Proposer le jeu dans les salles de classe

Alenka et son équipe ont travaillé avec Amnesty International Slovénie pour créer une autre version du jeu pour les enfants et les élèves à l’école. Il se présente sous la forme d’un jeu de l’oie et représente le voyage d’un garçon somalien qui souhaite venir en Slovénie. « De cette manière, il est plus facile pour les enfants de s’identifier à l’histoire  », explique Alenka.


[argent]Modèle de plateau du jeu « Begunec, ne jezi se ! », inspiré du jeu de l’oie et distribué aux élèves et aux enseignants, © Amnesty International Slovénie.[/argent]

Les 9 et 10 mai 2015, le jeu a été utilisé comme support pour les activités d’éducation aux droits humains d’Amnesty International Slovénie lors de l’évènement annuel « Chemin du fil barbelé ». Cette marche est l’une des plus grandes manifestations commémoratives du pays et rassemble chaque année 30 000 personnes pour commémorer la fin de l’occupation de Ljubljana pendant la Seconde Guerre mondiale.

Le jeu pour enfants a été distribué dans des écoles avec un modèle d’atelier participatif que les enseignants peuvent utiliser en classe. « Les élèves ici n’ont pas vraiment de contact avec les migrants et leur histoire, par conséquent ils peuvent avoir beaucoup de préjugés et de craintes. Ce jeu et cet atelier peuvent nous aider à présenter les choses aux enfants sous un autre angle  », explique Ana Cemazar à Amnesty International Slovénie.

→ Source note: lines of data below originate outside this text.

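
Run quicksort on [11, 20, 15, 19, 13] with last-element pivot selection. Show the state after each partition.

Partition 1: pivot=13 at index 1 -> [11, 13, 15, 19, 20]
Partition 2: pivot=20 at index 4 -> [11, 13, 15, 19, 20]
Partition 3: pivot=19 at index 3 -> [11, 13, 15, 19, 20]


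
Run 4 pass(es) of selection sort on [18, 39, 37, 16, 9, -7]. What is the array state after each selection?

Pass 1: Select minimum -7 at index 5, swap -> [-7, 39, 37, 16, 9, 18]
Pass 2: Select minimum 9 at index 4, swap -> [-7, 9, 37, 16, 39, 18]
Pass 3: Select minimum 16 at index 3, swap -> [-7, 9, 16, 37, 39, 18]
Pass 4: Select minimum 18 at index 5, swap -> [-7, 9, 16, 18, 39, 37]


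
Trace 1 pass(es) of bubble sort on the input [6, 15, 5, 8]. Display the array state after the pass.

After pass 1: [6, 5, 8, 15] (2 swaps)
Total swaps: 2


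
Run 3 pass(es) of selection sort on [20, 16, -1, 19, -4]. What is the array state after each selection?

Pass 1: Select minimum -4 at index 4, swap -> [-4, 16, -1, 19, 20]
Pass 2: Select minimum -1 at index 2, swap -> [-4, -1, 16, 19, 20]
Pass 3: Select minimum 16 at index 2, swap -> [-4, -1, 16, 19, 20]


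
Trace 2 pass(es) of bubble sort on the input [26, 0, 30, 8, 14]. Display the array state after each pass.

After pass 1: [0, 26, 8, 14, 30] (3 swaps)
After pass 2: [0, 8, 14, 26, 30] (2 swaps)
Total swaps: 5


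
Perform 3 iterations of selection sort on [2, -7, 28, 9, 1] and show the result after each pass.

Pass 1: Select minimum -7 at index 1, swap -> [-7, 2, 28, 9, 1]
Pass 2: Select minimum 1 at index 4, swap -> [-7, 1, 28, 9, 2]
Pass 3: Select minimum 2 at index 4, swap -> [-7, 1, 2, 9, 28]


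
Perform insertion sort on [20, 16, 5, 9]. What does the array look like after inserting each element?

First element 20 is already 'sorted'
Insert 16: shifted 1 elements -> [16, 20, 5, 9]
Insert 5: shifted 2 elements -> [5, 16, 20, 9]
Insert 9: shifted 2 elements -> [5, 9, 16, 20]


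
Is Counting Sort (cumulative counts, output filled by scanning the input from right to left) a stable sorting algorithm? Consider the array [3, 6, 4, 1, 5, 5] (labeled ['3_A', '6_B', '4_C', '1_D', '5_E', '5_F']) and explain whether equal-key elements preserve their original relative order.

Trace Counting Sort on the labeled array (the key is the number; the letter only tracks identity):
  Counts for values 0..6: [0, 1, 0, 1, 1, 2, 1]
  Cumulative counts: [0, 1, 1, 2, 3, 5, 6]
  Scan right to left: place 5_F at output index 4
  Scan right to left: place 5_E at output index 3
  Scan right to left: place 1_D at output index 0
  Scan right to left: place 4_C at output index 2
  Scan right to left: place 6_B at output index 5
  Scan right to left: place 3_A at output index 1
  Output: [1_D, 3_A, 4_C, 5_E, 5_F, 6_B]
Equal keys:
  value 5: originally 5_E, 5_F; after sorting 5_E, 5_F -> order preserved
All equal keys kept their original relative order. Counting Sort is stable: scanning the input right to left with decreasing cumulative counts places later duplicates at later output positions.
Answer: Stable


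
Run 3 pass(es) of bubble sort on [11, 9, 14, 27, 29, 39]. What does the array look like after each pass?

After pass 1: [9, 11, 14, 27, 29, 39] (1 swaps)
After pass 2: [9, 11, 14, 27, 29, 39] (0 swaps)
After pass 3: [9, 11, 14, 27, 29, 39] (0 swaps)
Total swaps: 1


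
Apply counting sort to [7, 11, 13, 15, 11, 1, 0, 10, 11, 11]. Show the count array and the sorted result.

Count array: [1, 1, 0, 0, 0, 0, 0, 1, 0, 0, 1, 4, 0, 1, 0, 1]
(count[i] = number of elements equal to i)
Cumulative count: [1, 2, 2, 2, 2, 2, 2, 3, 3, 3, 4, 8, 8, 9, 9, 10]
Sorted: [0, 1, 7, 10, 11, 11, 11, 11, 13, 15]


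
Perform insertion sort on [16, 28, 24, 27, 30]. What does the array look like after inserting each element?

First element 16 is already 'sorted'
Insert 28: shifted 0 elements -> [16, 28, 24, 27, 30]
Insert 24: shifted 1 elements -> [16, 24, 28, 27, 30]
Insert 27: shifted 1 elements -> [16, 24, 27, 28, 30]
Insert 30: shifted 0 elements -> [16, 24, 27, 28, 30]


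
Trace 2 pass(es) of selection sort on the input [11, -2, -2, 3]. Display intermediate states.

Pass 1: Select minimum -2 at index 1, swap -> [-2, 11, -2, 3]
Pass 2: Select minimum -2 at index 2, swap -> [-2, -2, 11, 3]


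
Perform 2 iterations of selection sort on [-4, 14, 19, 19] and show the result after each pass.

Pass 1: Select minimum -4 at index 0, swap -> [-4, 14, 19, 19]
Pass 2: Select minimum 14 at index 1, swap -> [-4, 14, 19, 19]


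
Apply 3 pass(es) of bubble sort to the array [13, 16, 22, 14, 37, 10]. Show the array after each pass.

After pass 1: [13, 16, 14, 22, 10, 37] (2 swaps)
After pass 2: [13, 14, 16, 10, 22, 37] (2 swaps)
After pass 3: [13, 14, 10, 16, 22, 37] (1 swaps)
Total swaps: 5


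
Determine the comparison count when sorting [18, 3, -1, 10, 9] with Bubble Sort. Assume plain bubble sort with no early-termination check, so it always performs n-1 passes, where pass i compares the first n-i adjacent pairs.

Pass 1: compare adjacent pairs (0,1)..(3,4) = 4 comparison(s), 4 swap(s) -> [3, -1, 10, 9, 18]
Pass 2: compare adjacent pairs (0,1)..(2,3) = 3 comparison(s), 2 swap(s) -> [-1, 3, 9, 10, 18]
Pass 3: compare adjacent pairs (0,1)..(1,2) = 2 comparison(s), 0 swap(s) -> [-1, 3, 9, 10, 18]
Pass 4: compare adjacent pairs (0,1)..(0,1) = 1 comparison(s), 0 swap(s) -> [-1, 3, 9, 10, 18]
Total comparisons: 4 + 3 + 2 + 1 = 10


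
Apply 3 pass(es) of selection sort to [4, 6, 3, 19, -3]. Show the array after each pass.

Pass 1: Select minimum -3 at index 4, swap -> [-3, 6, 3, 19, 4]
Pass 2: Select minimum 3 at index 2, swap -> [-3, 3, 6, 19, 4]
Pass 3: Select minimum 4 at index 4, swap -> [-3, 3, 4, 19, 6]


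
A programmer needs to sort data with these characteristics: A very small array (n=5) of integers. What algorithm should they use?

Best choice: Insertion sort
Reason: For tiny inputs the O(n^2) overhead is negligible and insertion sort has minimal constant factors


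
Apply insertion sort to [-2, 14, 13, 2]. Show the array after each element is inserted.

First element -2 is already 'sorted'
Insert 14: shifted 0 elements -> [-2, 14, 13, 2]
Insert 13: shifted 1 elements -> [-2, 13, 14, 2]
Insert 2: shifted 2 elements -> [-2, 2, 13, 14]


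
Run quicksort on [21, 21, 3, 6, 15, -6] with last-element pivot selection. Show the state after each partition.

Partition 1: pivot=-6 at index 0 -> [-6, 21, 3, 6, 15, 21]
Partition 2: pivot=21 at index 5 -> [-6, 21, 3, 6, 15, 21]
Partition 3: pivot=15 at index 3 -> [-6, 3, 6, 15, 21, 21]
Partition 4: pivot=6 at index 2 -> [-6, 3, 6, 15, 21, 21]


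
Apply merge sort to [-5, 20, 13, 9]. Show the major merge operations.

Divide and conquer:
  Merge [-5] + [20] -> [-5, 20]
  Merge [13] + [9] -> [9, 13]
  Merge [-5, 20] + [9, 13] -> [-5, 9, 13, 20]


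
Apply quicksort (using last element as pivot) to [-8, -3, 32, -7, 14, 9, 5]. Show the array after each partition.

Partition 1: pivot=5 at index 3 -> [-8, -3, -7, 5, 14, 9, 32]
Partition 2: pivot=-7 at index 1 -> [-8, -7, -3, 5, 14, 9, 32]
Partition 3: pivot=32 at index 6 -> [-8, -7, -3, 5, 14, 9, 32]
Partition 4: pivot=9 at index 4 -> [-8, -7, -3, 5, 9, 14, 32]


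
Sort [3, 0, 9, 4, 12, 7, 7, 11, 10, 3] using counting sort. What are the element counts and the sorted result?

Count array: [1, 0, 0, 2, 1, 0, 0, 2, 0, 1, 1, 1, 1]
(count[i] = number of elements equal to i)
Cumulative count: [1, 1, 1, 3, 4, 4, 4, 6, 6, 7, 8, 9, 10]
Sorted: [0, 3, 3, 4, 7, 7, 9, 10, 11, 12]


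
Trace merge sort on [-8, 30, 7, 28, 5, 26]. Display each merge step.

Divide and conquer:
  Merge [30] + [7] -> [7, 30]
  Merge [-8] + [7, 30] -> [-8, 7, 30]
  Merge [5] + [26] -> [5, 26]
  Merge [28] + [5, 26] -> [5, 26, 28]
  Merge [-8, 7, 30] + [5, 26, 28] -> [-8, 5, 7, 26, 28, 30]


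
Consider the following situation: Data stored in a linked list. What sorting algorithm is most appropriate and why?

Best choice: Merge sort
Reason: Merge sort doesn't require random access; can be done in O(1) extra space for linked lists


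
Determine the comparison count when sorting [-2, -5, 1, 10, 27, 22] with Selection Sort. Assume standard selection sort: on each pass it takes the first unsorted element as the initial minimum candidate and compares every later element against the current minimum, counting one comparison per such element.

Pass 1: scan indices 1..5 for the minimum = 5 comparison(s); min is -5, place at index 0 -> [-5, -2, 1, 10, 27, 22]
Pass 2: scan indices 2..5 for the minimum = 4 comparison(s); min is -2, place at index 1 -> [-5, -2, 1, 10, 27, 22]
Pass 3: scan indices 3..5 for the minimum = 3 comparison(s); min is 1, place at index 2 -> [-5, -2, 1, 10, 27, 22]
Pass 4: scan indices 4..5 for the minimum = 2 comparison(s); min is 10, place at index 3 -> [-5, -2, 1, 10, 27, 22]
Pass 5: scan indices 5..5 for the minimum = 1 comparison(s); min is 22, place at index 4 -> [-5, -2, 1, 10, 22, 27]
Selection sort always scans the whole unsorted suffix, so the count is (n-1) + (n-2) + ... + 1 = n(n-1)/2 = 6*5/2 = 15 regardless of the input order.
Total comparisons: 5 + 4 + 3 + 2 + 1 = 15


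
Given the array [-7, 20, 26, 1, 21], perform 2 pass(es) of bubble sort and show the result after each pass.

After pass 1: [-7, 20, 1, 21, 26] (2 swaps)
After pass 2: [-7, 1, 20, 21, 26] (1 swaps)
Total swaps: 3


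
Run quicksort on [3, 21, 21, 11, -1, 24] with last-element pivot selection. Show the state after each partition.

Partition 1: pivot=24 at index 5 -> [3, 21, 21, 11, -1, 24]
Partition 2: pivot=-1 at index 0 -> [-1, 21, 21, 11, 3, 24]
Partition 3: pivot=3 at index 1 -> [-1, 3, 21, 11, 21, 24]
Partition 4: pivot=21 at index 4 -> [-1, 3, 21, 11, 21, 24]
Partition 5: pivot=11 at index 2 -> [-1, 3, 11, 21, 21, 24]


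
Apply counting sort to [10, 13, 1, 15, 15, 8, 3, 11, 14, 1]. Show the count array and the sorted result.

Count array: [0, 2, 0, 1, 0, 0, 0, 0, 1, 0, 1, 1, 0, 1, 1, 2]
(count[i] = number of elements equal to i)
Cumulative count: [0, 2, 2, 3, 3, 3, 3, 3, 4, 4, 5, 6, 6, 7, 8, 10]
Sorted: [1, 1, 3, 8, 10, 11, 13, 14, 15, 15]


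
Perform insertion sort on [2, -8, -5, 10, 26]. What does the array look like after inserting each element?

First element 2 is already 'sorted'
Insert -8: shifted 1 elements -> [-8, 2, -5, 10, 26]
Insert -5: shifted 1 elements -> [-8, -5, 2, 10, 26]
Insert 10: shifted 0 elements -> [-8, -5, 2, 10, 26]
Insert 26: shifted 0 elements -> [-8, -5, 2, 10, 26]


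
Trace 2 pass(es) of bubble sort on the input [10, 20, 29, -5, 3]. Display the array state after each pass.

After pass 1: [10, 20, -5, 3, 29] (2 swaps)
After pass 2: [10, -5, 3, 20, 29] (2 swaps)
Total swaps: 4


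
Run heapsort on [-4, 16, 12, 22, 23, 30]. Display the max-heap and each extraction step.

Build heap: [30, 23, 12, 22, 16, -4]
Extract 30: [23, 22, 12, -4, 16, 30]
Extract 23: [22, 16, 12, -4, 23, 30]
Extract 22: [16, -4, 12, 22, 23, 30]
Extract 16: [12, -4, 16, 22, 23, 30]
Extract 12: [-4, 12, 16, 22, 23, 30]


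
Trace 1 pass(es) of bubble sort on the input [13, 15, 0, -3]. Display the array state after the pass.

After pass 1: [13, 0, -3, 15] (2 swaps)
Total swaps: 2


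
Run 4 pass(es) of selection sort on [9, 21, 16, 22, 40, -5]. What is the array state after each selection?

Pass 1: Select minimum -5 at index 5, swap -> [-5, 21, 16, 22, 40, 9]
Pass 2: Select minimum 9 at index 5, swap -> [-5, 9, 16, 22, 40, 21]
Pass 3: Select minimum 16 at index 2, swap -> [-5, 9, 16, 22, 40, 21]
Pass 4: Select minimum 21 at index 5, swap -> [-5, 9, 16, 21, 40, 22]


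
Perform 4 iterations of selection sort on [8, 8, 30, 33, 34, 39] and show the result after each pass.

Pass 1: Select minimum 8 at index 0, swap -> [8, 8, 30, 33, 34, 39]
Pass 2: Select minimum 8 at index 1, swap -> [8, 8, 30, 33, 34, 39]
Pass 3: Select minimum 30 at index 2, swap -> [8, 8, 30, 33, 34, 39]
Pass 4: Select minimum 33 at index 3, swap -> [8, 8, 30, 33, 34, 39]


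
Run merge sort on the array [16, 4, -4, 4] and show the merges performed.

Divide and conquer:
  Merge [16] + [4] -> [4, 16]
  Merge [-4] + [4] -> [-4, 4]
  Merge [4, 16] + [-4, 4] -> [-4, 4, 4, 16]


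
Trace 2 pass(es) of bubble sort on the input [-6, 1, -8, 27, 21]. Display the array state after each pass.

After pass 1: [-6, -8, 1, 21, 27] (2 swaps)
After pass 2: [-8, -6, 1, 21, 27] (1 swaps)
Total swaps: 3


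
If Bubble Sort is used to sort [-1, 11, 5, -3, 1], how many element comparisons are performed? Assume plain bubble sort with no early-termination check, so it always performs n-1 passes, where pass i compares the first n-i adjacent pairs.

Pass 1: compare adjacent pairs (0,1)..(3,4) = 4 comparison(s), 3 swap(s) -> [-1, 5, -3, 1, 11]
Pass 2: compare adjacent pairs (0,1)..(2,3) = 3 comparison(s), 2 swap(s) -> [-1, -3, 1, 5, 11]
Pass 3: compare adjacent pairs (0,1)..(1,2) = 2 comparison(s), 1 swap(s) -> [-3, -1, 1, 5, 11]
Pass 4: compare adjacent pairs (0,1)..(0,1) = 1 comparison(s), 0 swap(s) -> [-3, -1, 1, 5, 11]
Total comparisons: 4 + 3 + 2 + 1 = 10


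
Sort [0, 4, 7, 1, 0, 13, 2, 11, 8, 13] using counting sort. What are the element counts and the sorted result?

Count array: [2, 1, 1, 0, 1, 0, 0, 1, 1, 0, 0, 1, 0, 2]
(count[i] = number of elements equal to i)
Cumulative count: [2, 3, 4, 4, 5, 5, 5, 6, 7, 7, 7, 8, 8, 10]
Sorted: [0, 0, 1, 2, 4, 7, 8, 11, 13, 13]


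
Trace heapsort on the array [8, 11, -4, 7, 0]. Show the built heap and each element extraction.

Build heap: [11, 8, -4, 7, 0]
Extract 11: [8, 7, -4, 0, 11]
Extract 8: [7, 0, -4, 8, 11]
Extract 7: [0, -4, 7, 8, 11]
Extract 0: [-4, 0, 7, 8, 11]


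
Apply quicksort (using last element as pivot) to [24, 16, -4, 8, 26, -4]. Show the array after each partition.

Partition 1: pivot=-4 at index 1 -> [-4, -4, 24, 8, 26, 16]
Partition 2: pivot=16 at index 3 -> [-4, -4, 8, 16, 26, 24]
Partition 3: pivot=24 at index 4 -> [-4, -4, 8, 16, 24, 26]


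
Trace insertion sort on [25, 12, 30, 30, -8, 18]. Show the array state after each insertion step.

First element 25 is already 'sorted'
Insert 12: shifted 1 elements -> [12, 25, 30, 30, -8, 18]
Insert 30: shifted 0 elements -> [12, 25, 30, 30, -8, 18]
Insert 30: shifted 0 elements -> [12, 25, 30, 30, -8, 18]
Insert -8: shifted 4 elements -> [-8, 12, 25, 30, 30, 18]
Insert 18: shifted 3 elements -> [-8, 12, 18, 25, 30, 30]


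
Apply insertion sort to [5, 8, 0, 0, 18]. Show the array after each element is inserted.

First element 5 is already 'sorted'
Insert 8: shifted 0 elements -> [5, 8, 0, 0, 18]
Insert 0: shifted 2 elements -> [0, 5, 8, 0, 18]
Insert 0: shifted 2 elements -> [0, 0, 5, 8, 18]
Insert 18: shifted 0 elements -> [0, 0, 5, 8, 18]


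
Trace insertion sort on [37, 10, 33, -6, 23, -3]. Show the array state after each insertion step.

First element 37 is already 'sorted'
Insert 10: shifted 1 elements -> [10, 37, 33, -6, 23, -3]
Insert 33: shifted 1 elements -> [10, 33, 37, -6, 23, -3]
Insert -6: shifted 3 elements -> [-6, 10, 33, 37, 23, -3]
Insert 23: shifted 2 elements -> [-6, 10, 23, 33, 37, -3]
Insert -3: shifted 4 elements -> [-6, -3, 10, 23, 33, 37]


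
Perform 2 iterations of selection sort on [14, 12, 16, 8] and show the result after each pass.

Pass 1: Select minimum 8 at index 3, swap -> [8, 12, 16, 14]
Pass 2: Select minimum 12 at index 1, swap -> [8, 12, 16, 14]


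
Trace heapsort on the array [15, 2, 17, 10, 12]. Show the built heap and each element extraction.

Build heap: [17, 12, 15, 10, 2]
Extract 17: [15, 12, 2, 10, 17]
Extract 15: [12, 10, 2, 15, 17]
Extract 12: [10, 2, 12, 15, 17]
Extract 10: [2, 10, 12, 15, 17]


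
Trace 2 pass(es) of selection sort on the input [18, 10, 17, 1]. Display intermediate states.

Pass 1: Select minimum 1 at index 3, swap -> [1, 10, 17, 18]
Pass 2: Select minimum 10 at index 1, swap -> [1, 10, 17, 18]


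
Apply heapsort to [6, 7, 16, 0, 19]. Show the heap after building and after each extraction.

Build heap: [19, 7, 16, 0, 6]
Extract 19: [16, 7, 6, 0, 19]
Extract 16: [7, 0, 6, 16, 19]
Extract 7: [6, 0, 7, 16, 19]
Extract 6: [0, 6, 7, 16, 19]


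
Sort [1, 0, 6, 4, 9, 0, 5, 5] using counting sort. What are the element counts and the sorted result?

Count array: [2, 1, 0, 0, 1, 2, 1, 0, 0, 1]
(count[i] = number of elements equal to i)
Cumulative count: [2, 3, 3, 3, 4, 6, 7, 7, 7, 8]
Sorted: [0, 0, 1, 4, 5, 5, 6, 9]


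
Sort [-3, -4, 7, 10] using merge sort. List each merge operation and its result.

Divide and conquer:
  Merge [-3] + [-4] -> [-4, -3]
  Merge [7] + [10] -> [7, 10]
  Merge [-4, -3] + [7, 10] -> [-4, -3, 7, 10]


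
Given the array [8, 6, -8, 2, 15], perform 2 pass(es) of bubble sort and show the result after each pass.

After pass 1: [6, -8, 2, 8, 15] (3 swaps)
After pass 2: [-8, 2, 6, 8, 15] (2 swaps)
Total swaps: 5


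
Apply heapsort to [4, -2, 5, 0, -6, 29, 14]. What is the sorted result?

Build heap: [29, 0, 14, -2, -6, 5, 4]
Extract 29: [14, 0, 5, -2, -6, 4, 29]
Extract 14: [5, 0, 4, -2, -6, 14, 29]
Extract 5: [4, 0, -6, -2, 5, 14, 29]
Extract 4: [0, -2, -6, 4, 5, 14, 29]
Extract 0: [-2, -6, 0, 4, 5, 14, 29]
Extract -2: [-6, -2, 0, 4, 5, 14, 29]


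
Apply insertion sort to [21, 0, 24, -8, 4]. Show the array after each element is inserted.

First element 21 is already 'sorted'
Insert 0: shifted 1 elements -> [0, 21, 24, -8, 4]
Insert 24: shifted 0 elements -> [0, 21, 24, -8, 4]
Insert -8: shifted 3 elements -> [-8, 0, 21, 24, 4]
Insert 4: shifted 2 elements -> [-8, 0, 4, 21, 24]


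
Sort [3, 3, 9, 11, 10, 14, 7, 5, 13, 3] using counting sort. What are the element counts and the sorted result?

Count array: [0, 0, 0, 3, 0, 1, 0, 1, 0, 1, 1, 1, 0, 1, 1]
(count[i] = number of elements equal to i)
Cumulative count: [0, 0, 0, 3, 3, 4, 4, 5, 5, 6, 7, 8, 8, 9, 10]
Sorted: [3, 3, 3, 5, 7, 9, 10, 11, 13, 14]


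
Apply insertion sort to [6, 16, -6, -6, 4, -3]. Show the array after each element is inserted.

First element 6 is already 'sorted'
Insert 16: shifted 0 elements -> [6, 16, -6, -6, 4, -3]
Insert -6: shifted 2 elements -> [-6, 6, 16, -6, 4, -3]
Insert -6: shifted 2 elements -> [-6, -6, 6, 16, 4, -3]
Insert 4: shifted 2 elements -> [-6, -6, 4, 6, 16, -3]
Insert -3: shifted 3 elements -> [-6, -6, -3, 4, 6, 16]


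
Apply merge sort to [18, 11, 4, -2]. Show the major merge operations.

Divide and conquer:
  Merge [18] + [11] -> [11, 18]
  Merge [4] + [-2] -> [-2, 4]
  Merge [11, 18] + [-2, 4] -> [-2, 4, 11, 18]


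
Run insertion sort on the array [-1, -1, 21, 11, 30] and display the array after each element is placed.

First element -1 is already 'sorted'
Insert -1: shifted 0 elements -> [-1, -1, 21, 11, 30]
Insert 21: shifted 0 elements -> [-1, -1, 21, 11, 30]
Insert 11: shifted 1 elements -> [-1, -1, 11, 21, 30]
Insert 30: shifted 0 elements -> [-1, -1, 11, 21, 30]


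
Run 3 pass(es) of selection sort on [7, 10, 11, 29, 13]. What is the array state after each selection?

Pass 1: Select minimum 7 at index 0, swap -> [7, 10, 11, 29, 13]
Pass 2: Select minimum 10 at index 1, swap -> [7, 10, 11, 29, 13]
Pass 3: Select minimum 11 at index 2, swap -> [7, 10, 11, 29, 13]


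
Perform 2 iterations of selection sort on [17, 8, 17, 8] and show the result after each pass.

Pass 1: Select minimum 8 at index 1, swap -> [8, 17, 17, 8]
Pass 2: Select minimum 8 at index 3, swap -> [8, 8, 17, 17]


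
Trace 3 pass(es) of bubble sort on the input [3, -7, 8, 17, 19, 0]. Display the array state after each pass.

After pass 1: [-7, 3, 8, 17, 0, 19] (2 swaps)
After pass 2: [-7, 3, 8, 0, 17, 19] (1 swaps)
After pass 3: [-7, 3, 0, 8, 17, 19] (1 swaps)
Total swaps: 4


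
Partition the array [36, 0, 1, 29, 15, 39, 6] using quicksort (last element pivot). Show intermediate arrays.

Partition 1: pivot=6 at index 2 -> [0, 1, 6, 29, 15, 39, 36]
Partition 2: pivot=1 at index 1 -> [0, 1, 6, 29, 15, 39, 36]
Partition 3: pivot=36 at index 5 -> [0, 1, 6, 29, 15, 36, 39]
Partition 4: pivot=15 at index 3 -> [0, 1, 6, 15, 29, 36, 39]


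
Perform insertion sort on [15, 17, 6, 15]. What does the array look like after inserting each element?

First element 15 is already 'sorted'
Insert 17: shifted 0 elements -> [15, 17, 6, 15]
Insert 6: shifted 2 elements -> [6, 15, 17, 15]
Insert 15: shifted 1 elements -> [6, 15, 15, 17]


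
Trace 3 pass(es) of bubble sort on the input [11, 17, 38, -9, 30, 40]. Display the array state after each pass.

After pass 1: [11, 17, -9, 30, 38, 40] (2 swaps)
After pass 2: [11, -9, 17, 30, 38, 40] (1 swaps)
After pass 3: [-9, 11, 17, 30, 38, 40] (1 swaps)
Total swaps: 4


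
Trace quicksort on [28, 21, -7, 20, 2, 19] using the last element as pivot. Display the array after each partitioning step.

Partition 1: pivot=19 at index 2 -> [-7, 2, 19, 20, 21, 28]
Partition 2: pivot=2 at index 1 -> [-7, 2, 19, 20, 21, 28]
Partition 3: pivot=28 at index 5 -> [-7, 2, 19, 20, 21, 28]
Partition 4: pivot=21 at index 4 -> [-7, 2, 19, 20, 21, 28]


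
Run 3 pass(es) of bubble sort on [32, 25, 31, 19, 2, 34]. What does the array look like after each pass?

After pass 1: [25, 31, 19, 2, 32, 34] (4 swaps)
After pass 2: [25, 19, 2, 31, 32, 34] (2 swaps)
After pass 3: [19, 2, 25, 31, 32, 34] (2 swaps)
Total swaps: 8


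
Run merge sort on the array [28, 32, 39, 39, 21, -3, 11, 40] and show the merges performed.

Divide and conquer:
  Merge [28] + [32] -> [28, 32]
  Merge [39] + [39] -> [39, 39]
  Merge [28, 32] + [39, 39] -> [28, 32, 39, 39]
  Merge [21] + [-3] -> [-3, 21]
  Merge [11] + [40] -> [11, 40]
  Merge [-3, 21] + [11, 40] -> [-3, 11, 21, 40]
  Merge [28, 32, 39, 39] + [-3, 11, 21, 40] -> [-3, 11, 21, 28, 32, 39, 39, 40]


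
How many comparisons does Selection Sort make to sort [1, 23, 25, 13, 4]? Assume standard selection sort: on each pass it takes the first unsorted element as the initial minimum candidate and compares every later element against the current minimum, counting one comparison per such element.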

« Le jeu et l’atelier donnent aux élèves une chance de se rendre compte des obstacles physiques et administratifs auxquels les migrants sont confrontés au cours de leur voyage vers l’Europe. Après cette activité, les évaluations des élèves ont montré qu’ils étaient plus sensibilisés au sujet. Ils ont dit qu’ils avaient réalisé à quel point le voyage vers l’Europe pouvait être dangereux et coûteux pour les personnes qui n’ont pas d’autre choix que celui de quitter leur pays », déclare Ana.